A Remedy for Crime
If you are involved in planning and teaching a short course on crime reporting and the True Crime genre like I had to, as part of your preparation, you have to read up on crime stories from around the country and the globe. You have to read stories of murderers on Richmond Road, murderers targeting the homeless on the streets of Mumbai, accounts of killings of children, reports of rape and dismemberment and many more gruesome things.
All this reading makes you feel like you are on a late night train entering the city with the walls closing in. As the train meanders into the city, the bridges and the blue buses slowly become recognisable. But the familiarity is lost as the few houses become many, and the city lies exposed. The yellow hue of the sodium vapour lamps flicker and sting your eyes as you move past the streets. Some streets are narrow, others wide, but they are all mostly empty and quiet. Vehicles parked on the streets seem forgotten. Unseen to you are the rats that stalk the shadows, but you can feel them looking back at you. You wonder if calling these people rats feels like an insult to the rodents. These disgusting rats who leverage their wealth, caste or connections to harass and harm. Then as the train moves past cramped shanties, you think, ‘surely not all crime and injustice is punished’ and it troubles you.

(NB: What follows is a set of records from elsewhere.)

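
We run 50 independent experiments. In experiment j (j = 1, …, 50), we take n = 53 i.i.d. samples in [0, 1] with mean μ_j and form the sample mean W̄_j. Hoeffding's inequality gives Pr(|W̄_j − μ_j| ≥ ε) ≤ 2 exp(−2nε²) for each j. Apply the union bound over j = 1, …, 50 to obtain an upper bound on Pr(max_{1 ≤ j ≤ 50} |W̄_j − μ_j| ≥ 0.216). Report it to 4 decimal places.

0.7115

Per-experiment Hoeffding bound: 2·exp(−2·53·0.216²) = 2·exp(−4.94554) = 0.01423.
Union bound over 50 events: 50·0.01423 = 0.71151.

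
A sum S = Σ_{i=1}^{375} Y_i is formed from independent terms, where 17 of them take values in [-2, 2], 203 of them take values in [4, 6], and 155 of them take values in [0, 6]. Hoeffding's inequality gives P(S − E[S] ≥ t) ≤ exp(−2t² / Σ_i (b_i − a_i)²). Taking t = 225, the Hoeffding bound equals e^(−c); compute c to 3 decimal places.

15.194

Σ(b_i − a_i)² = 17·4² + 203·2² + 155·6² = 6664.
c = 2t² / 6664 = 2·225² / 6664 = 15.1936.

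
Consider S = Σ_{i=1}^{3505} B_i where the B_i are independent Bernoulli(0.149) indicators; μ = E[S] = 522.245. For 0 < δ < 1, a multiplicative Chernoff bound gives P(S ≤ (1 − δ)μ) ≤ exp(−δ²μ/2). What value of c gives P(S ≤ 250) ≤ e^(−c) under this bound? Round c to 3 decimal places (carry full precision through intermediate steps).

Write 250 = (1 − δ)μ, so δ = 1 − 250/522.245 = 0.5212975…
Then the exponent is δ²μ/2 = (μ − 250)²/(2μ) = 70.960316.

70.960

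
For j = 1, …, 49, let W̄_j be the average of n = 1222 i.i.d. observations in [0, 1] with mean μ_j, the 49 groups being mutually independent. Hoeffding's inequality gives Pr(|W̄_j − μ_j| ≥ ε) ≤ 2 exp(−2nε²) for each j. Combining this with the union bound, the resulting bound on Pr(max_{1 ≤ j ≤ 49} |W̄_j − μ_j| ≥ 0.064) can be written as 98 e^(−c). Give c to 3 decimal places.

10.011

Union bound over the 49 events: Pr(max_{1 ≤ j ≤ 49} |W̄_j − μ_j| ≥ 0.064) ≤ 49·2·exp(−2nε²) = 98 exp(−2·1222·0.064²).
So c = 2·1222·0.064² = 10.0106.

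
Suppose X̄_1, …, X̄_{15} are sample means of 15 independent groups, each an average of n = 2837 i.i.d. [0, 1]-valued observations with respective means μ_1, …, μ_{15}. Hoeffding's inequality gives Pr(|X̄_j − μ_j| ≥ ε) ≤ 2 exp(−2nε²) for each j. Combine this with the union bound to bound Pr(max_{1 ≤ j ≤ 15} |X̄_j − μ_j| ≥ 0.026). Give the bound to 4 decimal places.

Per-experiment Hoeffding bound: 2·exp(−2·2837·0.026²) = 2·exp(−3.83562) = 0.043176.
Union bound over 15 events: 15·0.043176 = 0.64764.

0.6476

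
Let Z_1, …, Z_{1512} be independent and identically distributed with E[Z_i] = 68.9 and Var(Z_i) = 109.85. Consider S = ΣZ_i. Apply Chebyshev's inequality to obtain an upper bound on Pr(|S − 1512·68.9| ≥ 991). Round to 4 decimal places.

Var(S) = n·Var(Z_i) = 1512·109.85 = 166093.2.
Chebyshev: Pr(|S − 1512·68.9| ≥ 991) ≤ Var(S)/991² = 166093.2/982081 = 0.1691.

0.1691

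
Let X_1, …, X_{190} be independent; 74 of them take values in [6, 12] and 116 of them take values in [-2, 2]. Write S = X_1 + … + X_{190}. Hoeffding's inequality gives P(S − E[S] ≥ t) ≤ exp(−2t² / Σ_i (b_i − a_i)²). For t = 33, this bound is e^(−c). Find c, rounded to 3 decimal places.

Σ(b_i − a_i)² = 74·6² + 116·4² = 4520.
c = 2t² / 4520 = 2·33² / 4520 = 0.4819.

0.482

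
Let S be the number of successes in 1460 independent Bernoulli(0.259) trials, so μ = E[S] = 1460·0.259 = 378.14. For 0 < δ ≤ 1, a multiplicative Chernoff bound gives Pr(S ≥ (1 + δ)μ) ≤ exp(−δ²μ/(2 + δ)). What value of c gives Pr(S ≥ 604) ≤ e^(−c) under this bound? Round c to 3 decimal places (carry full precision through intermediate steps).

Write 604 = (1 + δ)μ, so δ = 604/378.14 − 1 = 0.597292…
Then the exponent is δ²μ/(2 + δ) = (604 − μ)² / (μ·(2 + δ)) = 51.940395.

51.940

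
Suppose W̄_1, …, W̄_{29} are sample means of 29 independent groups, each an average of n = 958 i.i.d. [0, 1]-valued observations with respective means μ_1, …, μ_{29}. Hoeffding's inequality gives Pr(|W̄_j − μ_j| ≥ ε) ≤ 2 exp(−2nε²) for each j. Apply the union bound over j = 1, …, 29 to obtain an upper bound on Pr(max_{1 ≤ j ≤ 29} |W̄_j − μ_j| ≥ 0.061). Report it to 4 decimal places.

0.0465

Per-experiment Hoeffding bound: 2·exp(−2·958·0.061²) = 2·exp(−7.12944) = 0.0016023.
Union bound over 29 events: 29·0.0016023 = 0.04647.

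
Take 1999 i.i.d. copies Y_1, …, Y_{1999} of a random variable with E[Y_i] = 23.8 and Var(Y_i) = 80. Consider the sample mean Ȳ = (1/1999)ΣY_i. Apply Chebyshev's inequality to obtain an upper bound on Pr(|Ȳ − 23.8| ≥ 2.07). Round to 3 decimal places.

Var(Ȳ) = Var(Y_i)/n = 80/1999 = 0.04002.
Chebyshev: Pr(|Ȳ − 23.8| ≥ 2.07) ≤ Var(Ȳ)/(2.07)² = 80/(1999·2.07²) = 0.0093.

0.009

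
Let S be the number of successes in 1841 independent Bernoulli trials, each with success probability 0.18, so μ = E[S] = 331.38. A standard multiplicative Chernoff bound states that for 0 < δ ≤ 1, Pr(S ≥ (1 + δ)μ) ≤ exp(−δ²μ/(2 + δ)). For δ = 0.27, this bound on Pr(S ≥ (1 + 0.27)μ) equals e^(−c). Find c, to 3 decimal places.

10.642

c = δ²μ/(2 + δ) = 0.27²·331.38/(2 + 0.27) = 10.6421.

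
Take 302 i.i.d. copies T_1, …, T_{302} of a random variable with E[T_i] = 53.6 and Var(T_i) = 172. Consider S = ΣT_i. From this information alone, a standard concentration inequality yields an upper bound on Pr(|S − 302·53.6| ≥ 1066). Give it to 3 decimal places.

With mean and variance of each term known, Chebyshev's inequality bounds the deviation of the sum (or sample mean).
Var(S) = n·Var(T_i) = 302·172 = 51944.
Chebyshev: Pr(|S − 302·53.6| ≥ 1066) ≤ Var(S)/1066² = 51944/1136356 = 0.0457.

0.046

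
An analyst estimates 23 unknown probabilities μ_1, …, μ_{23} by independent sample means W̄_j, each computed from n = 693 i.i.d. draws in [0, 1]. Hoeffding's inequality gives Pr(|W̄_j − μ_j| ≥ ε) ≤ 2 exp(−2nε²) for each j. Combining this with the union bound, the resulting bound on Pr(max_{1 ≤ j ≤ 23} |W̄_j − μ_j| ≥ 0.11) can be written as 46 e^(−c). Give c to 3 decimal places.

Union bound over the 23 events: Pr(max_{1 ≤ j ≤ 23} |W̄_j − μ_j| ≥ 0.11) ≤ 23·2·exp(−2nε²) = 46 exp(−2·693·0.11²).
So c = 2·693·0.11² = 16.7706.

16.771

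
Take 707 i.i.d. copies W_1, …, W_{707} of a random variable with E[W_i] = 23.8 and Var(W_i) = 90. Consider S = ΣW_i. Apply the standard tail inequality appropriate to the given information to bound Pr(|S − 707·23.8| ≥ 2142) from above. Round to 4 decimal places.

With mean and variance of each term known, Chebyshev's inequality bounds the deviation of the sum (or sample mean).
Var(S) = n·Var(W_i) = 707·90 = 63630.
Chebyshev: Pr(|S − 707·23.8| ≥ 2142) ≤ Var(S)/2142² = 63630/4588164 = 0.0139.

0.0139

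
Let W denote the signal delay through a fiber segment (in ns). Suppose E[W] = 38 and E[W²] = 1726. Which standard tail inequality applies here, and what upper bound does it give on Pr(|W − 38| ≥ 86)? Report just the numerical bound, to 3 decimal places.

0.038

The first two moments determine the variance, so Chebyshev's inequality is the sharpest standard bound available.
Var(W) = E[W²] − (E[W])² = 1726 − 1444 = 282.
Chebyshev's inequality: Pr(|W − μ| ≥ t) ≤ Var(W)/t² = 282/7396 = 0.0381.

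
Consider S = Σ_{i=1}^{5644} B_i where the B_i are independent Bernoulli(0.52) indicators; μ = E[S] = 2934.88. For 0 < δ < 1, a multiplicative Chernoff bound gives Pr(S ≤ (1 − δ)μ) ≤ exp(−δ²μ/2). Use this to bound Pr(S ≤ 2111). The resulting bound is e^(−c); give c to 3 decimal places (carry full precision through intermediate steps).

Write 2111 = (1 − δ)μ, so δ = 1 − 2111/2934.88 = 0.2807202…
Then the exponent is δ²μ/2 = (μ − 2111)²/(2μ) = 115.639865.

115.640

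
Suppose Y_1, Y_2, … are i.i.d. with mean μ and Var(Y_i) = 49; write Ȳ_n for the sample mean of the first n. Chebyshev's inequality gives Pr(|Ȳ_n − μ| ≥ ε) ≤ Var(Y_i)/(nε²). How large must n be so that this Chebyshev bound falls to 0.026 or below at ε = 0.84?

2671

Require 49/(n·0.84²) ≤ 0.026, i.e. n ≥ 49/(0.026·0.84²) = 2670.940.
The smallest integer n is 2671.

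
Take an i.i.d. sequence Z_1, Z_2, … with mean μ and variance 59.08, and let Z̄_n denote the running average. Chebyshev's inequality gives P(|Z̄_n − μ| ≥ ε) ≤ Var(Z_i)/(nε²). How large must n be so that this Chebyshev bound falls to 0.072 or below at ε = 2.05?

Require 59.08/(n·2.05²) ≤ 0.072, i.e. n ≥ 59.08/(0.072·2.05²) = 195.254.
The smallest integer n is 196.

196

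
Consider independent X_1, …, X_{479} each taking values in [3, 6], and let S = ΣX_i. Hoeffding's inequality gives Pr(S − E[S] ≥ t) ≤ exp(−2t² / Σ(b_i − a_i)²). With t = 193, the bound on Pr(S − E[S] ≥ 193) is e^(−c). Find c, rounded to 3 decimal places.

17.281

Σ(b_i − a_i)² = 479·(3)² = 4311.
c = 2t²/4311 = 2·193²/4311 = 17.2809.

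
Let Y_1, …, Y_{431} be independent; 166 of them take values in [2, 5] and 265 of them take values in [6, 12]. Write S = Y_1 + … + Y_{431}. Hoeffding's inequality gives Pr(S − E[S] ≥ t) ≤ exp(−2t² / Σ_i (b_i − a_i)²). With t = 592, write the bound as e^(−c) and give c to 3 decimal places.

Σ(b_i − a_i)² = 166·3² + 265·6² = 11034.
c = 2t² / 11034 = 2·592² / 11034 = 63.5244.

63.524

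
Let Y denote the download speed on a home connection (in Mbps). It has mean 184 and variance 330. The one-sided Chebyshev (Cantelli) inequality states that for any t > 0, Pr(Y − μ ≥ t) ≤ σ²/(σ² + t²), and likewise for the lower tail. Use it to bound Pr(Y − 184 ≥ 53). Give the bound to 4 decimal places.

0.1051

Here σ² = 330 and t = 53, so σ² + t² = 3139.
Cantelli's bound: 330/3139 = 0.1051.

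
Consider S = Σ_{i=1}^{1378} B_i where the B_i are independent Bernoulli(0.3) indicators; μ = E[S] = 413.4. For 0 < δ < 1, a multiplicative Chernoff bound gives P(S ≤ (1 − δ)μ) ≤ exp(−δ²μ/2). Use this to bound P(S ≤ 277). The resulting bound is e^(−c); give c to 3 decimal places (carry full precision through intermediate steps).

Write 277 = (1 − δ)μ, so δ = 1 − 277/413.4 = 0.3299468…
Then the exponent is δ²μ/2 = (μ − 277)²/(2μ) = 22.502371.

22.502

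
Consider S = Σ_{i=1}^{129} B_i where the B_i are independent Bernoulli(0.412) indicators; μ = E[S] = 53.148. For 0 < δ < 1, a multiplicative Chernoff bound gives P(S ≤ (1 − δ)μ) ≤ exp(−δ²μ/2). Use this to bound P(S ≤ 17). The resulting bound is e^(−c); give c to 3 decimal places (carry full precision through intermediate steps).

Write 17 = (1 − δ)μ, so δ = 1 − 17/53.148 = 0.6801385…
Then the exponent is δ²μ/2 = (μ − 17)²/(2μ) = 12.292823.

12.293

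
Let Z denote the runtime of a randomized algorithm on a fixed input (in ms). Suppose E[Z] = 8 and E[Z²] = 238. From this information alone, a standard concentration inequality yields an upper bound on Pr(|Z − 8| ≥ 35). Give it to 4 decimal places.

0.1420

The first two moments determine the variance, so Chebyshev's inequality is the sharpest standard bound available.
Var(Z) = E[Z²] − (E[Z])² = 238 − 64 = 174.
Chebyshev's inequality: Pr(|Z − μ| ≥ t) ≤ Var(Z)/t² = 174/1225 = 0.1420.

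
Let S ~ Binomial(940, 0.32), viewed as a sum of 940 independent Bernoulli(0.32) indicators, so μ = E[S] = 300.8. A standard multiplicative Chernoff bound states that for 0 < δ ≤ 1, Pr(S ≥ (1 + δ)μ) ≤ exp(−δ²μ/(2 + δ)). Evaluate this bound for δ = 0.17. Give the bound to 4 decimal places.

0.0182

Exponent = δ²μ/(2 + δ) = 0.17²·300.8/2.17 = 4.0060.
Bound = exp(−4.0060) = 0.01821.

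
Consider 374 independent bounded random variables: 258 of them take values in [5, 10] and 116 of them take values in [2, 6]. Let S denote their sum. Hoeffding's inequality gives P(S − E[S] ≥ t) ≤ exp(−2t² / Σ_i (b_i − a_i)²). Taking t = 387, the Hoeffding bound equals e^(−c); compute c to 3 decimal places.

Σ(b_i − a_i)² = 258·5² + 116·4² = 8306.
c = 2t² / 8306 = 2·387² / 8306 = 36.0628.

36.063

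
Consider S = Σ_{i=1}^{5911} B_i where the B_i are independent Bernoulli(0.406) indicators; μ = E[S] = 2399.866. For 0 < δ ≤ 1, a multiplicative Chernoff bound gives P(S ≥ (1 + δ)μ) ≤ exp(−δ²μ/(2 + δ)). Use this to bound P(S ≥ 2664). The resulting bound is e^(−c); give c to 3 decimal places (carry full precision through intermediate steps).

Write 2664 = (1 + δ)μ, so δ = 2664/2399.866 − 1 = 0.110062…
Then the exponent is δ²μ/(2 + δ) = (2664 − μ)² / (μ·(2 + δ)) = 13.777373.

13.777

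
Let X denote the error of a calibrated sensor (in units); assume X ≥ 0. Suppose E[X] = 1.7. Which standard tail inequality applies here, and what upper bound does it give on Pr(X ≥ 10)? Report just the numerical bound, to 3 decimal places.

Only the mean of a non-negative variable is known, so Markov's inequality is the applicable tail bound.
Markov's inequality: for a non-negative random variable, Pr(X ≥ a) ≤ E[X]/a.
Here E[X] = 1.7 and a = 10, so the bound is 1.7/10 = 0.1700.

0.170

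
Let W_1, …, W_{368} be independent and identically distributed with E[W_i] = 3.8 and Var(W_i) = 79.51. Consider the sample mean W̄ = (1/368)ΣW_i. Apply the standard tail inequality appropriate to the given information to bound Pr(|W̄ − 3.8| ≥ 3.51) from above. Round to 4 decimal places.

0.0175

With mean and variance of each term known, Chebyshev's inequality bounds the deviation of the sum (or sample mean).
Var(W̄) = Var(W_i)/n = 79.51/368 = 0.21606.
Chebyshev: Pr(|W̄ − 3.8| ≥ 3.51) ≤ Var(W̄)/(3.51)² = 79.51/(368·3.51²) = 0.0175.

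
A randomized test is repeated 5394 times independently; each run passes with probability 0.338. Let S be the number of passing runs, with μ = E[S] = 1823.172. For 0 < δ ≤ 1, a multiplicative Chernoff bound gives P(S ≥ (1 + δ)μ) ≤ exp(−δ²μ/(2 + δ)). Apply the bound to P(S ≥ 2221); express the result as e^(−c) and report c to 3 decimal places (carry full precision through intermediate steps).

39.135

Write 2221 = (1 + δ)μ, so δ = 2221/1823.172 − 1 = 0.2182065…
Then the exponent is δ²μ/(2 + δ) = (2221 − μ)² / (μ·(2 + δ)) = 39.134616.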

Back to the everyday, as you travel home in a crowded bus from Shivajinagar. People get in and get off and you remain a strap-hanger. Around Malleshwaram circle, a man from the last row of seats waves and calls out specifically to you. You are confused. You don’t know the man, but you cautiously make your way to the back of the bus. When you get there, the middle aged man with an Urdu accent tells you that he saw you standing all the way from Shivajinagar and he wants you to sit. You politely gesture and decline because you are too moved by the act of kindness to speak. He insists saying that he’s getting off at the next stop. You regain your voice, thank him and sit. As he leaves you thank him again.
You smile for the rest of the day.
You are certain that kindness is the only light in this dark world.